8 Fragen an… Bernd Riexinger, Vorsitzender der Partei DIE LINKE

18. August 2017


Bernd Riexinger liebäugelt mit einem Regierungsbündnis von SPD, Grünen und Linken. Im AIZ-
Parteien-Check fordert er den Neustart eines sozialen und gemeinnützigen Wohnungsbaus. Dafür soll die Wohnraumförderung des Bundes auf jährlich 5 Mrd. Euro erhöht und vorrangig an kommunale und gemeinnützige Träger vergeben werden. Riexinger spricht sich für eine niedrigere Grund- erwerbsteuer für diejenigen aus, die ihre gekaufte Wohnung oder das Einfamilienhaus selbst nutzen. Interview von Heiko Senebald

Was will Ihre Partei tun, um den Wohnungsneubau anzukurbeln? Gibt es neue Konzepte/Ideen?
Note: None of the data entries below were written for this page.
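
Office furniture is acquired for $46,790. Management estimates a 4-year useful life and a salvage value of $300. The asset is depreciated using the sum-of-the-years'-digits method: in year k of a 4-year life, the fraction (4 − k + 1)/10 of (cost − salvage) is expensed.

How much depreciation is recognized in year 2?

Depreciable base = $46,790 − $300 = $46,490.
Sum of the years' digits = 4+3+2+1 = 10.
Year 1: $46,490 × 4/10 = $18,596. Book value $28,194.
Year 2: $46,490 × 3/10 = $13,947. Book value $14,247.

$13,947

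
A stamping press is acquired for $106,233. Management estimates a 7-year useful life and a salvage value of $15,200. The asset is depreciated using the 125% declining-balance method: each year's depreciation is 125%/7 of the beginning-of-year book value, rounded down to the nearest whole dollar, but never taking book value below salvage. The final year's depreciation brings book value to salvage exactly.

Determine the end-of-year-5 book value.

Depreciable base = $106,233 − $15,200 = $91,033.
Year 1: ⌊$106,233 × 125%/7⌋ = $18,970. Book value $87,263.
Year 2: ⌊$87,263 × 125%/7⌋ = $15,582. Book value $71,681.
Year 3: ⌊$71,681 × 125%/7⌋ = $12,800. Book value $58,881.
Year 4: ⌊$58,881 × 125%/7⌋ = $10,514. Book value $48,367.
Year 5: ⌊$48,367 × 125%/7⌋ = $8,636. Book value $39,731.

$39,731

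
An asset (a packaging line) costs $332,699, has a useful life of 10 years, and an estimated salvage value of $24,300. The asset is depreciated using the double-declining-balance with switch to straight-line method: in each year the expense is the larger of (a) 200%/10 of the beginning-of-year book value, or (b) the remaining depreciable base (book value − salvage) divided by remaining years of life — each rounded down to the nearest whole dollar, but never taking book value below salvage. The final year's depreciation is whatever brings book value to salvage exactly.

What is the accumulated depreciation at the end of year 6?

$245,483

Depreciable base = $332,699 − $24,300 = $308,399.
Year 1: DB = ⌊$332,699 × 200%/10⌋ = $66,539; SL = ⌊$308,399/10⌋ = $30,839 → take DB $66,539. Book value $266,160.
Year 2: DB = ⌊$266,160 × 200%/10⌋ = $53,232; SL = ⌊$241,860/9⌋ = $26,873 → take DB $53,232. Book value $212,928.
Year 3: DB = ⌊$212,928 × 200%/10⌋ = $42,585; SL = ⌊$188,628/8⌋ = $23,578 → take DB $42,585. Book value $170,343.
Year 4: DB = ⌊$170,343 × 200%/10⌋ = $34,068; SL = ⌊$146,043/7⌋ = $20,863 → take DB $34,068. Book value $136,275.
Year 5: DB = ⌊$136,275 × 200%/10⌋ = $27,255; SL = ⌊$111,975/6⌋ = $18,662 → take DB $27,255. Book value $109,020.
Year 6: DB = ⌊$109,020 × 200%/10⌋ = $21,804; SL = ⌊$84,720/5⌋ = $16,944 → take DB $21,804. Book value $87,216.
Accumulated through year 6 = $332,699 − $87,216 = $245,483.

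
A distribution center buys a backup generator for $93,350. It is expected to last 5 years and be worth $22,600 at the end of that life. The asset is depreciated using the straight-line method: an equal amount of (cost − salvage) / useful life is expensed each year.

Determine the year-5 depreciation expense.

$14,150

Depreciable base = $93,350 − $22,600 = $70,750.
Annual expense = $70,750 / 5 = $14,150.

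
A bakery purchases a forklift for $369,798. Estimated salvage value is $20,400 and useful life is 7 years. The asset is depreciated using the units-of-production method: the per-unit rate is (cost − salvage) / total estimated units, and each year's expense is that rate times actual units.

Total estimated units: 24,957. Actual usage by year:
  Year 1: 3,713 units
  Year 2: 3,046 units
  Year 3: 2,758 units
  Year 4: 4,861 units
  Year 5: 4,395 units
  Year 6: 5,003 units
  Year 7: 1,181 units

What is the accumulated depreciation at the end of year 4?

$201,292

Depreciable base = $369,798 − $20,400 = $349,398.
Rate = $349,398 / 24,957 units = $14 per unit.
Year 1: 3,713 × $14 = $51,982. Book value $317,816.
Year 2: 3,046 × $14 = $42,644. Book value $275,172.
Year 3: 2,758 × $14 = $38,612. Book value $236,560.
Year 4: 4,861 × $14 = $68,054. Book value $168,506.
Accumulated through year 4 = $369,798 − $168,506 = $201,292.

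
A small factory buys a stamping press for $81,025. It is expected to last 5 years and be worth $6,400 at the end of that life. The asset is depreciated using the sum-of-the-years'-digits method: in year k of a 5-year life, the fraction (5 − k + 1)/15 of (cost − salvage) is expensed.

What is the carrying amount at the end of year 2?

Depreciable base = $81,025 − $6,400 = $74,625.
Sum of the years' digits = 5+4+3+2+1 = 15.
Year 1: $74,625 × 5/15 = $24,875. Book value $56,150.
Year 2: $74,625 × 4/15 = $19,900. Book value $36,250.

$36,250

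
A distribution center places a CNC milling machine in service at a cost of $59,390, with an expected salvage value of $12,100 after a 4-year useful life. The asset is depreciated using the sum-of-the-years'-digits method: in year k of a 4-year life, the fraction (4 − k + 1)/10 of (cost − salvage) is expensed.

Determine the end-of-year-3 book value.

$16,829

Depreciable base = $59,390 − $12,100 = $47,290.
Sum of the years' digits = 4+3+2+1 = 10.
Year 1: $47,290 × 4/10 = $18,916. Book value $40,474.
Year 2: $47,290 × 3/10 = $14,187. Book value $26,287.
Year 3: $47,290 × 2/10 = $9,458. Book value $16,829.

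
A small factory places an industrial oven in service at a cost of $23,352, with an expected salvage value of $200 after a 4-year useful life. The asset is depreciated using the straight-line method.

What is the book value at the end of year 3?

$5,988

Depreciable base = $23,352 − $200 = $23,152.
Annual expense = $23,152 / 4 = $5,788.
End of year 1: book value $17,564.
End of year 2: book value $11,776.
End of year 3: book value $5,988.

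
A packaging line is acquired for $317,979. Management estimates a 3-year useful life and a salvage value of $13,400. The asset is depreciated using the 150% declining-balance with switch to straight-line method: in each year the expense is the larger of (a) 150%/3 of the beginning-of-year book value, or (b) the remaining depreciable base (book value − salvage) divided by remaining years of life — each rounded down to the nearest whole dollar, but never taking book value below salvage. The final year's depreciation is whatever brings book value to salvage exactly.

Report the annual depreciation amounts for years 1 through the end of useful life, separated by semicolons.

$158,989; $79,495; $66,095

Depreciable base = $317,979 − $13,400 = $304,579.
Year 1: DB = ⌊$317,979 × 150%/3⌋ = $158,989; SL = ⌊$304,579/3⌋ = $101,526 → take DB $158,989. Book value $158,990.
Year 2: DB = ⌊$158,990 × 150%/3⌋ = $79,495; SL = ⌊$145,590/2⌋ = $72,795 → take DB $79,495. Book value $79,495.
Year 3 (final): $79,495 − $13,400 = $66,095. Book value $13,400.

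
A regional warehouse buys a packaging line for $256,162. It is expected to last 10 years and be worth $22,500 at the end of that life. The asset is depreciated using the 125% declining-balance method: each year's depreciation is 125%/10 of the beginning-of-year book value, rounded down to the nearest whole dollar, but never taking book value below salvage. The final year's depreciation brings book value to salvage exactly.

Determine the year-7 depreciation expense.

Depreciable base = $256,162 − $22,500 = $233,662.
Year 1: ⌊$256,162 × 125%/10⌋ = $32,020. Book value $224,142.
Year 2: ⌊$224,142 × 125%/10⌋ = $28,017. Book value $196,125.
Year 3: ⌊$196,125 × 125%/10⌋ = $24,515. Book value $171,610.
Year 4: ⌊$171,610 × 125%/10⌋ = $21,451. Book value $150,159.
Year 5: ⌊$150,159 × 125%/10⌋ = $18,769. Book value $131,390.
Year 6: ⌊$131,390 × 125%/10⌋ = $16,423. Book value $114,967.
Year 7: ⌊$114,967 × 125%/10⌋ = $14,370. Book value $100,597.

$14,370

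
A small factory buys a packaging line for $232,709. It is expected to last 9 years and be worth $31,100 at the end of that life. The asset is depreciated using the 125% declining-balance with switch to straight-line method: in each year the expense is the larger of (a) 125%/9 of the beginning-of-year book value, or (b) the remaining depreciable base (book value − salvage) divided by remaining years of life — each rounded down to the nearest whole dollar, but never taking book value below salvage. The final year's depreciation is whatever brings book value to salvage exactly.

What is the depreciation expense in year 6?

Depreciable base = $232,709 − $31,100 = $201,609.
Year 1: DB = ⌊$232,709 × 125%/9⌋ = $32,320; SL = ⌊$201,609/9⌋ = $22,401 → take DB $32,320. Book value $200,389.
Year 2: DB = ⌊$200,389 × 125%/9⌋ = $27,831; SL = ⌊$169,289/8⌋ = $21,161 → take DB $27,831. Book value $172,558.
Year 3: DB = ⌊$172,558 × 125%/9⌋ = $23,966; SL = ⌊$141,458/7⌋ = $20,208 → take DB $23,966. Book value $148,592.
Year 4: DB = ⌊$148,592 × 125%/9⌋ = $20,637; SL = ⌊$117,492/6⌋ = $19,582 → take DB $20,637. Book value $127,955.
Year 5: DB = ⌊$127,955 × 125%/9⌋ = $17,771; SL = ⌊$96,855/5⌋ = $19,371 → take SL $19,371. Book value $108,584.
Year 6: DB = ⌊$108,584 × 125%/9⌋ = $15,081; SL = ⌊$77,484/4⌋ = $19,371 → take SL $19,371. Book value $89,213.

$19,371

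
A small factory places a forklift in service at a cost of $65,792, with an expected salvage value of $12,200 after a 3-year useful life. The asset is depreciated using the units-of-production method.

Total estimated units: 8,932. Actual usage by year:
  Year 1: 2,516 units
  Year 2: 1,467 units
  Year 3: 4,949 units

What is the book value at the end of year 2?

$41,894

Depreciable base = $65,792 − $12,200 = $53,592.
Rate = $53,592 / 8,932 units = $6 per unit.
Year 1: 2,516 × $6 = $15,096. Book value $50,696.
Year 2: 1,467 × $6 = $8,802. Book value $41,894.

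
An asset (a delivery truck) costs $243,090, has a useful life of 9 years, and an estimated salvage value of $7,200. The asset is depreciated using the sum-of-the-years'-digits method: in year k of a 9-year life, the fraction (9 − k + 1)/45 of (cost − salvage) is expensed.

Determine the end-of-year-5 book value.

Depreciable base = $243,090 − $7,200 = $235,890.
Sum of the years' digits = 9+8+7+6+5+4+3+2+1 = 45.
Year 1: $235,890 × 9/45 = $47,178. Book value $195,912.
Year 2: $235,890 × 8/45 = $41,936. Book value $153,976.
Year 3: $235,890 × 7/45 = $36,694. Book value $117,282.
Year 4: $235,890 × 6/45 = $31,452. Book value $85,830.
Year 5: $235,890 × 5/45 = $26,210. Book value $59,620.

$59,620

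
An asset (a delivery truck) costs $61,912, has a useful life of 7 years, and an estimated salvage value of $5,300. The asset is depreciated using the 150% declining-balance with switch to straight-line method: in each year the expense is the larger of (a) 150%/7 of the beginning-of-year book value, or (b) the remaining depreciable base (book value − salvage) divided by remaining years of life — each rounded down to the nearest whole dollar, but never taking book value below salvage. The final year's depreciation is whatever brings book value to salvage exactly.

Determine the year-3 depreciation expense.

Depreciable base = $61,912 − $5,300 = $56,612.
Year 1: DB = ⌊$61,912 × 150%/7⌋ = $13,266; SL = ⌊$56,612/7⌋ = $8,087 → take DB $13,266. Book value $48,646.
Year 2: DB = ⌊$48,646 × 150%/7⌋ = $10,424; SL = ⌊$43,346/6⌋ = $7,224 → take DB $10,424. Book value $38,222.
Year 3: DB = ⌊$38,222 × 150%/7⌋ = $8,190; SL = ⌊$32,922/5⌋ = $6,584 → take DB $8,190. Book value $30,032.

$8,190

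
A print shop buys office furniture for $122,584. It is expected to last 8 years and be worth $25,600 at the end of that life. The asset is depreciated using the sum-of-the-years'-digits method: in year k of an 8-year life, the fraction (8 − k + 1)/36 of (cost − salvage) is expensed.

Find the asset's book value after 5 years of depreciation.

$41,764

Depreciable base = $122,584 − $25,600 = $96,984.
Sum of the years' digits = 8+7+6+5+4+3+2+1 = 36.
Year 1: $96,984 × 8/36 = $21,552. Book value $101,032.
Year 2: $96,984 × 7/36 = $18,858. Book value $82,174.
Year 3: $96,984 × 6/36 = $16,164. Book value $66,010.
Year 4: $96,984 × 5/36 = $13,470. Book value $52,540.
Year 5: $96,984 × 4/36 = $10,776. Book value $41,764.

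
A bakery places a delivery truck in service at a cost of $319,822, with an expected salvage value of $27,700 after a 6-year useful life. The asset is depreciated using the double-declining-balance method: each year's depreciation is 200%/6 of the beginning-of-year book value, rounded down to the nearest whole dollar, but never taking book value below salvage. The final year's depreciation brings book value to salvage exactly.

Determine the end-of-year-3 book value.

$94,763

Depreciable base = $319,822 − $27,700 = $292,122.
Year 1: ⌊$319,822 × 200%/6⌋ = $106,607. Book value $213,215.
Year 2: ⌊$213,215 × 200%/6⌋ = $71,071. Book value $142,144.
Year 3: ⌊$142,144 × 200%/6⌋ = $47,381. Book value $94,763.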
Bernd Riexinger: Obwohl so viel gebaut wird wie seit vielen Jahren nicht mehr, entsteht die überwiegende Mehrzahl von neugebauten Wohnungen im hochpreisigen Segment. Durchschnittsverdiener und Menschen mit geringem Einkommen brauchen daher staatliche Unterstützung. Wir wollen deshalb den Neustart eines sozialen, gemeinnützigen Wohnungsbaus. Dafür soll die Wohnraumförderung des Bundes auf jährlich 5 Mrd. Euro erhöht und vorrangig an kommunale und gemeinnützige Träger vergeben werden. So sollen bis zu 250.000 Wohnungen jährlich mit dauerhaften Sozial- und Belegungsbindungen entstehen. Die größte Hürde für einen bezahlbaren Neubau sind jedoch derzeit die hohen Grundstückspreise. Wir wollen Gewinne aus Grundstücksgeschäften effektiv besteuern, Share-Deals unterbinden sowie öffentliche Grundstücke vorrangig und deutlich verbilligt für den sozialen Wohnungsbau zur Verfügung stellen. Dafür müssen Bund, Land und Kommunen ihre Liegenschaftspolitik ändern. Statt sie zu Höchstpreisen zu verkaufen, müssen soziale Konzepte Vorrang haben.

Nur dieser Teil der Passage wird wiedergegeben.